Uluslararası yaptığım anlaşmalarla şirketimin dokunulmazlığı büyük oranda artmıştı. Tedavi merkezlerini kapatmış onun yerine neredeyse her ülkenin sağlık bakanlığı tarafından uygun görülen bir ilaç firması haline gelmişti O.D.O.R.. Yine de pek çok ülke, vatandaşlarını zorla hastaneye götürüp kafalarına beyin dalgalarını inceleyebilecekleri bir aparat taktıramıyordu. O yüzden dünya çapında büyük bir yalan olan Misk isimli virüsu yarattık. Nato ülkesi devletler ve kendilerini mahrum bırakmak istemeyen pek çok devlet daha bu virusu satın aldı bizden. İnsanlara tedavi adı altında türlü kokulardan oluşan gazlar veriyor ve anılarını yani kişiliklerini değiştiyorduk. İtaatkar, çalışkan ve şükreden insanlar. Gaz odalarından çıkan güzel insanlar.

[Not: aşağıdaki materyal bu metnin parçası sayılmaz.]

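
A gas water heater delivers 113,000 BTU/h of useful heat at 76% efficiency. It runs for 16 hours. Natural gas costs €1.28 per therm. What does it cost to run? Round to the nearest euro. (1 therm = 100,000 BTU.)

€30

Heat delivered = 113,000 BTU/h × 16 h = 1,808,000 BTU
Gas input = 1,808,000 / 0.76 = 2,378,947 BTU
= 2,378,947 / 100,000 = 23.79 therm
Cost = 23.79 × €1.28/therm = €30.45 ≈ €30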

Virüsun uydurma olduğu ve şirketimin tam olarak insanlar üzerinde ne gibi deneyler yaptığı kolay kolay açığa çıkacak gibi değildi. Yani Rıfkı olmasaydı. Sosyal iletişim becerisi sıfıra yakın olan inek dostum Rıfkı, tedavi merkezlerimizin insanları “eskisinden daha iyi” yaptığı dönemde tedavi olmuştu. Tüm yayın organları elimizin altında olmasına rağmen bir çok bilgi sızdırmış ve insanların büyük kısmını huzursuz etmişti. Rıfkı direnişin lideriydi. İnsanlara otoriter bir yapıya neden ihtiyaçları olmadığını anlatan, bu otoriter yapıların günümüzde fiilen nasıl halkları zombiye çevirdiklerini anlatıyordu. Dünya çapında ayaklanmalar başlamıştı. Büyük şehirlerin hepsi yanıyor, polislerle sokak gerillaları arasındaki savaş bitmek bilmiyordu. Benden bekledikleri, bir gaz kapsülünün içerisine insanları itaatkar yapabilecek kokuyu yerleştirerek tüm bu çileyi bitirmekti. Bütün şehre sinek ilacı gibi sıkacaklardı.

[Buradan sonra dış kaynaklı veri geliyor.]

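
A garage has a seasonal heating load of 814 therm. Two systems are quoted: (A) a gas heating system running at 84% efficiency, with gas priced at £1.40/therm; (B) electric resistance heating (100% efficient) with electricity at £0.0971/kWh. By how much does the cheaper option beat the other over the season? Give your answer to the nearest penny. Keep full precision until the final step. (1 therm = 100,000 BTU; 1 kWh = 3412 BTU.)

£959.85

Heat load = 814 therm × 100,000 = 81,400,000 BTU
Gas: input = 81,400,000 / 0.84 = 96,904,762 BTU = 969 therm → 969 × £1.40 = £1,356.67
Electric: 81,400,000 BTU / 3412 = 23,860 kWh → × £0.0971 = £2,316.51
Difference = |£1,356.67 − £2,316.51| = £959.85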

Fakat gaz kapsülünün içine ne koyarsam koyayım, direnişin mücadeleye ve özgürlüğe olan inançlarını silemiyordum.

Yılın girişimcisi olduğum zaman konuşmamın son cümlesini söyleyemeden sahneden inmiştim. Başarılı olmak için önünüze koyabileceğiniz tek hedef dünyayı değiştirmek olmalıdır, diyecektim o gerizekalı özel üniversite öğrencilerine. İyi ya da kötü, sadece dünyayı değiştiren insanlar hatırlanır. Geriye kalanlar ısraftır. Yaşamasanız da hiçbir şey değişmez.

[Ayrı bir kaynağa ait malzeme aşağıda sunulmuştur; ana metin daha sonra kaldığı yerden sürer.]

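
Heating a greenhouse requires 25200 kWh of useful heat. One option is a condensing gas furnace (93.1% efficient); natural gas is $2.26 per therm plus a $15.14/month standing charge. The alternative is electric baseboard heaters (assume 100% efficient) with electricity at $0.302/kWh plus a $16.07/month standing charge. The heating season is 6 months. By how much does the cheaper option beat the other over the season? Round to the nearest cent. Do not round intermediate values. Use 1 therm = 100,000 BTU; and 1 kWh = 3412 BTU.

Heat load = 25200 kWh × 3412 = 85,982,400 BTU
Gas: input = 85,982,400 / 0.931 = 92,354,887 BTU = 923.5 therm → 923.5 × $2.26 = $2,087.22; + 6 × $15.14 standing = $2,178.06
Electric: 85,982,400 BTU / 3412 = 25,200 kWh → × $0.302 = $7,610.40; + 6 × $16.07 standing = $7,706.82
Difference = |$2,178.06 − $7,706.82| = $5,528.76

$5528.76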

Ofisimde tek başıma çıktığım bu yolculuğu düşünürken Helikopterin o ferahlatıcı sesi duyulmaya başladı. Helikopter çatı katına iniyordu. Direnişçiler gökdelenin kapısını geçmişler, güvenliği devre dışı bırakıp yukarıya doğru çıkıyorlardı. Çatıda helikopterin sürgülü kapısının açılmasını bekliyordum. Yıl İkibinotuzüç’ün Mayıs ayıydı. Bundan yirmi yıl önce gelecekte uçan arabalar ve lazer silahları olacağına inanıyordum. Oysa taramalı tüfekler ve onların ciddi mesajlarını taşıyan kurşunlar hala iyi bir öldürme aracıydı.

Helikopterin kapısı açılınca bana ateş etmişlerdi. Kanın tuhaf bir kokusu vardı ve bana doğduğum günü anımsatmıyordu.